八雲町の大新地区に昭和57年に開設された厚生園という特別養護老人ホームがあり、八雲町の地域医療を支えています。
利用対象者は要介護3~5ということもあり、車椅子やベッド上で生活をしている方がほとんどです。
年齢を重ねるごとに障害が重度化していく利用者さんが多く、リハビリスタッフが不在の中、介護職員さんが重度化を予防しようと知恵を絞っていましたが限界を感じ始めていました。
そこでリハビリテーション専門職の力を借りたいと私たちにお声がかかり、リハビリテーション講習会を開催する運びとなりました。

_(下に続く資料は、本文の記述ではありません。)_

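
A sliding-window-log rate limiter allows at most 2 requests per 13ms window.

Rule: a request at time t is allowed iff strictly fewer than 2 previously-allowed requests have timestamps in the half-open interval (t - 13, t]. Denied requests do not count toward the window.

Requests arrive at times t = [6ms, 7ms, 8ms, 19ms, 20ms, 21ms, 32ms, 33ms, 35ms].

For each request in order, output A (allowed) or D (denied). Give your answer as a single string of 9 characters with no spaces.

Tracking allowed requests in the window:
  req#1 t=6ms: ALLOW
  req#2 t=7ms: ALLOW
  req#3 t=8ms: DENY
  req#4 t=19ms: ALLOW
  req#5 t=20ms: ALLOW
  req#6 t=21ms: DENY
  req#7 t=32ms: ALLOW
  req#8 t=33ms: ALLOW
  req#9 t=35ms: DENY

Answer: AADAADAAD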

障害が重度化していく原因は一人一人によって違いがあり、その人にあった対策を見出すのは専門的な知識や経験が求められます。
リハビリテーション専門職の強みは、起きている現象の原因が評価できるので、その人にあった根本的な解決方法を見出すことができます。
相談された入所者さんの具体例を紹介します。
全身の拘縮が重度で、リクライニング型の車椅子に乗車すると頭が左側に落ちてしまうので、枕を入れて対応していた。それでもどんどん左側に傾いてしまうのでどうしたら良いか?という相談でした。
その入所者さんの体の状態を評価し、介護員さんに協力してもらいながら、体幹の左側のどこにどのくらいの枕を入れればいいか検討し、姿勢が修正できるか確認してもらいました。
その際に「なぜここに枕を入れるのか」という理由も聞いていただき、左に傾いてしまう現象の原因を説明しました。
同時にこれ以上拘縮が進行しないための対策を提案しました。
介護員さんの業務負担を増やさないように留意した対策は、介護員さんの高評価を得る事が出来ました。
今回の講習会で、リハビリテーション専門職の知識と経験を活用することの有用性を感じてもらいたいと思います。